Evaluation of the Efficacy of Early Chest Tube Removal Following Thoracoscopic Wedge

Co-investigators:
James A. Magovern, M.D.

Video-assisted thoracoscopic surgery (VATS) has been found to be an effective and sage approach for the diagnosis and management of patients with indeterminate pulmonary nodules and interstitial lung disease. Most of these patients undergo a peripheral wedge resection of the lung with endoscopic stapling devices. Current clinical management involves leaving a chest tube in place for two to three days despite little evidence of air leak or drainage from the chest. Recent data indicates that the average hospital length of stay for patients who had undergone a thoracoscopic biopsy was 4.9 days. This study proposes that the early removal of chest tubes in specifically selected patients undergoing thoracoscopic wedge resection will decrease their length of hospital stay.

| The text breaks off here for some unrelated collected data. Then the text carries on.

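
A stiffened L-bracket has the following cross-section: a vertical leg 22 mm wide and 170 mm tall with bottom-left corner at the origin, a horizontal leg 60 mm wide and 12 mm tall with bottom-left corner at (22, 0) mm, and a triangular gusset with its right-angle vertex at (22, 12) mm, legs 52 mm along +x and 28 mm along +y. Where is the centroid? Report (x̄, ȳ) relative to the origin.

x̄ = 20.67 mm, ȳ = 65.10 mm

Part | A | x̄ᵢ | ȳᵢ | A·x̄ᵢ | A·ȳᵢ
vertical leg | 3740.00 | 11.00 | 85.00 | 41140.00 | 317900.00
horizontal leg | 720.00 | 52.00 | 6.00 | 37440.00 | 4320.00
gusset | 728.00 | 39.33 | 21.33 | 28634.67 | 15530.67
Σ | 5188.00 |  |  | 107214.67 | 337750.67
x̄ = 107214.67 / 5188.00 = 20.67 mm
ȳ = 337750.67 / 5188.00 = 65.10 mm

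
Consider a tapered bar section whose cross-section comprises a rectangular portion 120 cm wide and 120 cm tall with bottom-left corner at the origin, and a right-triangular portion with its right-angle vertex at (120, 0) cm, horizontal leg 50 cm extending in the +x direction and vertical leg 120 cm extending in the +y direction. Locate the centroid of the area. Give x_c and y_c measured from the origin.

x_c = 73.22 cm, y_c = 56.55 cm

Part | A | x̄ᵢ | ȳᵢ | A·x̄ᵢ | A·ȳᵢ
rectangular portion | 14400.00 | 60.00 | 60.00 | 864000.00 | 864000.00
triangular portion | 3000.00 | 136.67 | 40.00 | 410000.00 | 120000.00
Σ | 17400.00 |  |  | 1274000.00 | 984000.00
x_c = 1274000.00 / 17400.00 = 73.22 cm
y_c = 984000.00 / 17400.00 = 56.55 cm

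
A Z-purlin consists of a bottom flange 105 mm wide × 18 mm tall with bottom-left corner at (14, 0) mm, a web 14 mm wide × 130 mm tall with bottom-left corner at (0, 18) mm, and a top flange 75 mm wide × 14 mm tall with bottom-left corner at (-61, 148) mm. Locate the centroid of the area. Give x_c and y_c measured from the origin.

bottom flange: A = 105 × 18 = 1890.00, centroid at (66.50, 9.00).
web: A = 14 × 130 = 1820.00, centroid at (7.00, 83.00).
top flange: A = 75 × 14 = 1050.00, centroid at (-23.50, 155.00).
ΣA = 4760.00 mm²
ΣAx_c = (1890.00)(66.50) + (1820.00)(7.00) + (1050.00)(-23.50) = 113750.00 mm³
ΣAy_c = (1890.00)(9.00) + (1820.00)(83.00) + (1050.00)(155.00) = 330820.00 mm³
x_c = 113750.00 / 4760.00 = 23.90 mm
y_c = 330820.00 / 4760.00 = 69.50 mm

x_c = 23.90 mm, y_c = 69.50 mm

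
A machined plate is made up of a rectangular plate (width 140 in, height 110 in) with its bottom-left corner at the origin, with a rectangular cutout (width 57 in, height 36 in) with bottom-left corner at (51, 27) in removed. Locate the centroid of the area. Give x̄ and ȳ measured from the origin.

plate: A = 140 × 110 = 15400.00, centroid at (70.00, 55.00).
hole: A = −(57 × 36) = -2052.00, centroid at (79.50, 45.00).
ΣA = 13348.00 in²
ΣAx̄ = (15400.00)(70.00) + (-2052.00)(79.50) = 914866.00 in³
ΣAȳ = (15400.00)(55.00) + (-2052.00)(45.00) = 754660.00 in³
x̄ = 914866.00 / 13348.00 = 68.54 in
ȳ = 754660.00 / 13348.00 = 56.54 in

x̄ = 68.54 in, ȳ = 56.54 in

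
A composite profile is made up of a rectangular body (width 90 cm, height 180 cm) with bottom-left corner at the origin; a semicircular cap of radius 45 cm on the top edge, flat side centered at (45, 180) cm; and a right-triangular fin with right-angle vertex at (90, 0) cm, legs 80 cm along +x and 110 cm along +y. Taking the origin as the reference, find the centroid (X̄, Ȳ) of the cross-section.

Part | A | x̄ᵢ | ȳᵢ | A·x̄ᵢ | A·ȳᵢ
rectangular body | 16200.00 | 45.00 | 90.00 | 729000.00 | 1458000.00
semicircular top | 3180.86 | 45.00 | 199.10 | 143138.82 | 633305.26
triangular fin | 4400.00 | 116.67 | 36.67 | 513333.33 | 161333.33
Σ | 23780.86 |  |  | 1385472.15 | 2252638.59
X̄ = 1385472.15 / 23780.86 = 58.26 cm
Ȳ = 2252638.59 / 23780.86 = 94.72 cm

X̄ = 58.26 cm, Ȳ = 94.72 cm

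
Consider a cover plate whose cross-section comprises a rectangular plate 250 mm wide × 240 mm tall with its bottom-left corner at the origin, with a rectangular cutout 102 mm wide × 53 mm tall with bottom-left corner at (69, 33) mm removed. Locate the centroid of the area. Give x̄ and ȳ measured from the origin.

Part | A | x̄ᵢ | ȳᵢ | A·x̄ᵢ | A·ȳᵢ
plate | 60000.00 | 125.00 | 120.00 | 7500000.00 | 7200000.00
hole | -5406.00 | 120.00 | 59.50 | -648720.00 | -321657.00
Σ | 54594.00 |  |  | 6851280.00 | 6878343.00
x̄ = 6851280.00 / 54594.00 = 125.50 mm
ȳ = 6878343.00 / 54594.00 = 125.99 mm

x̄ = 125.50 mm, ȳ = 125.99 mm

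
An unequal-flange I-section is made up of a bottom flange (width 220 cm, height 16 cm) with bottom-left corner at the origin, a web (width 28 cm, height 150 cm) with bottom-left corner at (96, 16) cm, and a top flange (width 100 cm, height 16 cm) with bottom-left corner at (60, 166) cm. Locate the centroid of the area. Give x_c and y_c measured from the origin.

Part | A | x̄ᵢ | ȳᵢ | A·x̄ᵢ | A·ȳᵢ
bottom flange | 3520.00 | 110.00 | 8.00 | 387200.00 | 28160.00
web | 4200.00 | 110.00 | 91.00 | 462000.00 | 382200.00
top flange | 1600.00 | 110.00 | 174.00 | 176000.00 | 278400.00
Σ | 9320.00 |  |  | 1025200.00 | 688760.00
x_c = 1025200.00 / 9320.00 = 110.00 cm
y_c = 688760.00 / 9320.00 = 73.90 cm

x_c = 110.00 cm, y_c = 73.90 cm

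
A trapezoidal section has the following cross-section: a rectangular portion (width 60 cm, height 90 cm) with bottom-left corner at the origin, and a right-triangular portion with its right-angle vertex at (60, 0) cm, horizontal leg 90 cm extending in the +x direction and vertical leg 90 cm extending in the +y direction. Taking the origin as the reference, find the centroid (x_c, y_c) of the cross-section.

x_c = 55.71 cm, y_c = 38.57 cm

rectangular portion: A = 60 × 90 = 5400.00, centroid at (30.00, 45.00).
triangular portion: A = ½·90·90 = 4050.00, centroid at (90.00, 30.00).
ΣA = 9450.00 cm²
ΣAx_c = (5400.00)(30.00) + (4050.00)(90.00) = 526500.00 cm³
ΣAy_c = (5400.00)(45.00) + (4050.00)(30.00) = 364500.00 cm³
x_c = 526500.00 / 9450.00 = 55.71 cm
y_c = 364500.00 / 9450.00 = 38.57 cm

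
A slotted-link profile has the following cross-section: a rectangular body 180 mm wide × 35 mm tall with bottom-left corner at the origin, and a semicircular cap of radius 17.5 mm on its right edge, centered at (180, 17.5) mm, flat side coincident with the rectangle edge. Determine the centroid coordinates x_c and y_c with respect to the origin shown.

x_c = 96.91 mm, y_c = 17.50 mm

Part | A | x̄ᵢ | ȳᵢ | A·x̄ᵢ | A·ȳᵢ
rectangular body | 6300.00 | 90.00 | 17.50 | 567000.00 | 110250.00
semicircular end | 481.06 | 187.43 | 17.50 | 90163.06 | 8418.49
Σ | 6781.06 |  |  | 657163.06 | 118668.49
x_c = 657163.06 / 6781.06 = 96.91 mm
y_c = 118668.49 / 6781.06 = 17.50 mm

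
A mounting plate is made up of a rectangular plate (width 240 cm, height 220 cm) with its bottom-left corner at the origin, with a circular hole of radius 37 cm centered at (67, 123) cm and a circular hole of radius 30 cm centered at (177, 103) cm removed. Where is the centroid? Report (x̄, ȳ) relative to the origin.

x̄ = 121.46 cm, ȳ = 109.21 cm

Part | A | x̄ᵢ | ȳᵢ | A·x̄ᵢ | A·ȳᵢ
plate | 52800.00 | 120.00 | 110.00 | 6336000.00 | 5808000.00
hole 1 | -4300.84 | 67.00 | 123.00 | -288156.30 | -529003.36
hole 2 | -2827.43 | 177.00 | 103.00 | -500455.71 | -291225.64
Σ | 45671.73 |  |  | 5547387.99 | 4987771.00
x̄ = 5547387.99 / 45671.73 = 121.46 cm
ȳ = 4987771.00 / 45671.73 = 109.21 cm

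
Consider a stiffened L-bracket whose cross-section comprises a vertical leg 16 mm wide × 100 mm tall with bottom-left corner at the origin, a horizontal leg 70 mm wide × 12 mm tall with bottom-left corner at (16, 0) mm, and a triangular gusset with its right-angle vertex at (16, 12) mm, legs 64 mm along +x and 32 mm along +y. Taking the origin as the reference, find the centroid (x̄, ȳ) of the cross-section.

x̄ = 27.10 mm, ȳ = 31.25 mm

vertical leg: A = 16 × 100 = 1600.00, centroid at (8.00, 50.00).
horizontal leg: A = 70 × 12 = 840.00, centroid at (51.00, 6.00).
gusset: A = ½·64·32 = 1024.00, centroid at (37.33, 22.67).
ΣA = 3464.00 mm²
ΣAx̄ = (1600.00)(8.00) + (840.00)(51.00) + (1024.00)(37.33) = 93869.33 mm³
ΣAȳ = (1600.00)(50.00) + (840.00)(6.00) + (1024.00)(22.67) = 108250.67 mm³
x̄ = 93869.33 / 3464.00 = 27.10 mm
ȳ = 108250.67 / 3464.00 = 31.25 mm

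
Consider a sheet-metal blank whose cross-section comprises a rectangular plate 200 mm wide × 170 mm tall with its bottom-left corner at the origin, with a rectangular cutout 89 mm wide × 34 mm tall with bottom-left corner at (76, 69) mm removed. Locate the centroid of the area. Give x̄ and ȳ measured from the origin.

Part | A | x̄ᵢ | ȳᵢ | A·x̄ᵢ | A·ȳᵢ
plate | 34000.00 | 100.00 | 85.00 | 3400000.00 | 2890000.00
hole | -3026.00 | 120.50 | 86.00 | -364633.00 | -260236.00
Σ | 30974.00 |  |  | 3035367.00 | 2629764.00
x̄ = 3035367.00 / 30974.00 = 98.00 mm
ȳ = 2629764.00 / 30974.00 = 84.90 mm

x̄ = 98.00 mm, ȳ = 84.90 mm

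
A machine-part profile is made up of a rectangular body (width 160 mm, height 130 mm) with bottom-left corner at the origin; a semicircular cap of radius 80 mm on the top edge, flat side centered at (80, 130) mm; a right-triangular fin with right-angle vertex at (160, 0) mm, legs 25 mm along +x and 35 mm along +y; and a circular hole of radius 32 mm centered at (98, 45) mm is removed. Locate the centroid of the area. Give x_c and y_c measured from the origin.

rectangular body: A = 160 × 130 = 20800.00, centroid at (80.00, 65.00).
semicircular top: A = ½π·80² = 10053.10, centroid at (80.00, 163.95).
triangular fin: A = ½·25·35 = 437.50, centroid at (168.33, 11.67).
hole: A = −π·32² = -3216.99, centroid at (98.00, 45.00).
ΣA = 28073.61 mm², ΣAx_c = 2226628.45 mm³, ΣAy_c = 2860575.45 mm³.
x_c = 2226628.45/28073.61 = 79.31 mm; y_c = 2860575.45/28073.61 = 101.90 mm.

x_c = 79.31 mm, y_c = 101.90 mm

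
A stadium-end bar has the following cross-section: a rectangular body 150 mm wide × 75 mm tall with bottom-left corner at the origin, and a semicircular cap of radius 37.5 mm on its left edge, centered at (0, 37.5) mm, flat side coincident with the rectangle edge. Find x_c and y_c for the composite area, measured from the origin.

rectangular body: A = 150 × 75 = 11250.00, centroid at (75.00, 37.50).
semicircular end: A = ½π·37.5² = 2208.93, centroid at (-15.92, 37.50).
ΣA = 13458.93 mm²
ΣAx_c = (11250.00)(75.00) + (2208.93)(-15.92) = 808593.75 mm³
ΣAy_c = (11250.00)(37.50) + (2208.93)(37.50) = 504709.96 mm³
x_c = 808593.75 / 13458.93 = 60.08 mm
y_c = 504709.96 / 13458.93 = 37.50 mm

x_c = 60.08 mm, y_c = 37.50 mm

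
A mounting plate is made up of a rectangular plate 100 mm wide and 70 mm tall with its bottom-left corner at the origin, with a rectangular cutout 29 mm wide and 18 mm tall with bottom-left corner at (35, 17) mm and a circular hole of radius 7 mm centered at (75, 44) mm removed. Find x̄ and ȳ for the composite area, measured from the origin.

Part | A | x̄ᵢ | ȳᵢ | A·x̄ᵢ | A·ȳᵢ
plate | 7000.00 | 50.00 | 35.00 | 350000.00 | 245000.00
hole 1 | -522.00 | 49.50 | 26.00 | -25839.00 | -13572.00
hole 2 | -153.94 | 75.00 | 44.00 | -11545.35 | -6773.27
Σ | 6324.06 |  |  | 312615.65 | 224654.73
x̄ = 312615.65 / 6324.06 = 49.43 mm
ȳ = 224654.73 / 6324.06 = 35.52 mm

x̄ = 49.43 mm, ȳ = 35.52 mm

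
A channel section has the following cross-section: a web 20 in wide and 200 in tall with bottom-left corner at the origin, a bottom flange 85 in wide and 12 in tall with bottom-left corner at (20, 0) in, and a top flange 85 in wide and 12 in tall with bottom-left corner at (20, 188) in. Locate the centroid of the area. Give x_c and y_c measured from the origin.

x_c = 27.73 in, y_c = 100.00 in

web: A = 20 × 200 = 4000.00, centroid at (10.00, 100.00).
bottom flange: A = 85 × 12 = 1020.00, centroid at (62.50, 6.00).
top flange: A = 85 × 12 = 1020.00, centroid at (62.50, 194.00).
ΣA = 6040.00 in²
ΣAx_c = (4000.00)(10.00) + (1020.00)(62.50) + (1020.00)(62.50) = 167500.00 in³
ΣAy_c = (4000.00)(100.00) + (1020.00)(6.00) + (1020.00)(194.00) = 604000.00 in³
x_c = 167500.00 / 6040.00 = 27.73 in
y_c = 604000.00 / 6040.00 = 100.00 in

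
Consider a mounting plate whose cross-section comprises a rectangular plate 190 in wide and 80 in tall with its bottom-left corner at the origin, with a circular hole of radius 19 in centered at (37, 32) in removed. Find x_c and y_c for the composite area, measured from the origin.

x_c = 99.68 in, y_c = 40.65 in

Part | A | x̄ᵢ | ȳᵢ | A·x̄ᵢ | A·ȳᵢ
plate | 15200.00 | 95.00 | 40.00 | 1444000.00 | 608000.00
hole | -1134.11 | 37.00 | 32.00 | -41962.25 | -36291.68
Σ | 14065.89 |  |  | 1402037.75 | 571708.32
x_c = 1402037.75 / 14065.89 = 99.68 in
y_c = 571708.32 / 14065.89 = 40.65 in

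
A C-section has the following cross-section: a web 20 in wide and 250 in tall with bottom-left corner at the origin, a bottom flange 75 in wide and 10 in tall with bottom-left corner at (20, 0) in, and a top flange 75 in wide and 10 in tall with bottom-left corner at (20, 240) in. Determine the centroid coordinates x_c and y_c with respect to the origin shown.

x_c = 20.96 in, y_c = 125.00 in

web: A = 20 × 250 = 5000.00, centroid at (10.00, 125.00).
bottom flange: A = 75 × 10 = 750.00, centroid at (57.50, 5.00).
top flange: A = 75 × 10 = 750.00, centroid at (57.50, 245.00).
ΣA = 6500.00 in², ΣAx_c = 136250.00 in³, ΣAy_c = 812500.00 in³.
x_c = 136250.00/6500.00 = 20.96 in; y_c = 812500.00/6500.00 = 125.00 in.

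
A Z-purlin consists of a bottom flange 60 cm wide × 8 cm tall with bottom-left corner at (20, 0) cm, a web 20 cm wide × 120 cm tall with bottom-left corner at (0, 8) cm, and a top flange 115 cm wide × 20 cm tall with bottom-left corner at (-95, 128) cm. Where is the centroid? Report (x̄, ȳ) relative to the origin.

x̄ = -7.38 cm, ȳ = 93.15 cm

bottom flange: A = 60 × 8 = 480.00, centroid at (50.00, 4.00).
web: A = 20 × 120 = 2400.00, centroid at (10.00, 68.00).
top flange: A = 115 × 20 = 2300.00, centroid at (-37.50, 138.00).
ΣA = 5180.00 cm²
ΣAx̄ = (480.00)(50.00) + (2400.00)(10.00) + (2300.00)(-37.50) = -38250.00 cm³
ΣAȳ = (480.00)(4.00) + (2400.00)(68.00) + (2300.00)(138.00) = 482520.00 cm³
x̄ = -38250.00 / 5180.00 = -7.38 cm
ȳ = 482520.00 / 5180.00 = 93.15 cm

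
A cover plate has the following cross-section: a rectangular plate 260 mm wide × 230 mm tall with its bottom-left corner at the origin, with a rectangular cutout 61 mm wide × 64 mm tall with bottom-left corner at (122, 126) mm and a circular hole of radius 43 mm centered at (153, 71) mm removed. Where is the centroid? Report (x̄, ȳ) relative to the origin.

plate: A = 260 × 230 = 59800.00, centroid at (130.00, 115.00).
hole 1: A = −(61 × 64) = -3904.00, centroid at (152.50, 158.00).
hole 2: A = −π·43² = -5808.80, centroid at (153.00, 71.00).
ΣA = 50087.20 mm²
ΣAx̄ = (59800.00)(130.00) + (-3904.00)(152.50) + (-5808.80)(153.00) = 6289892.86 mm³
ΣAȳ = (59800.00)(115.00) + (-3904.00)(158.00) + (-5808.80)(71.00) = 5847742.86 mm³
x̄ = 6289892.86 / 50087.20 = 125.58 mm
ȳ = 5847742.86 / 50087.20 = 116.75 mm

x̄ = 125.58 mm, ȳ = 116.75 mm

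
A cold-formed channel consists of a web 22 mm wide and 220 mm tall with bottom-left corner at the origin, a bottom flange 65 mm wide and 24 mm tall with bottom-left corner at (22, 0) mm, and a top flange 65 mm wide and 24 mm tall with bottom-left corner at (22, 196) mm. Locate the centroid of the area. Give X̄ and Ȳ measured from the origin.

X̄ = 28.05 mm, Ȳ = 110.00 mm

web: A = 22 × 220 = 4840.00, centroid at (11.00, 110.00).
bottom flange: A = 65 × 24 = 1560.00, centroid at (54.50, 12.00).
top flange: A = 65 × 24 = 1560.00, centroid at (54.50, 208.00).
ΣA = 7960.00 mm², ΣAX̄ = 223280.00 mm³, ΣAȲ = 875600.00 mm³.
X̄ = 223280.00/7960.00 = 28.05 mm; Ȳ = 875600.00/7960.00 = 110.00 mm.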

Adult patients with indeterminate pulmonary nodules or interstitial lung disease scheduled for thoracoscopic wedge resection will be identified through the Allegheny Center for Lung and Thoracic Disease. Approximately 73 patients will be enrolled in the study to achieve statistically significant differences in length of stay compared to historical controls.

Patients with chest tubes inserted intraoperatively will have them removed in the recovery room when the following parameters are met: no air leak as documented by postoperative chest X-ray;less than 100 cc. of drainage per hour; no hemothorax or pneumothorax as documented by chest X-ray; not ventilator dependent; and stable vital signs. Standard management of thoracoscopic wedge resection patients with chest tubes includes documenting the absence of air leak on a postoperative chest X-ray and, if drainage is minimal, the chest tube is removed the morning of the second or third postoperative day.

Patients' level of pain assessed by visual analogue scales and the amount of daily narcotic or analgesic required during the hospitalization will be documented. The occurrence of significant postoperative air leaks, hospital length of stay and the development of complications (i.e., chesttube reinsertion, hemothorax, empyema) will also be assessed.

Risks associated with early chest tube removal include pneumothorax, hemothorax, and the need to reinsert the chest tube after surgery. Benefits associated with early chest tube removal include reduced postoperative pain, early ambulation, decreased hospital length of stay and overall reduced hospital costs.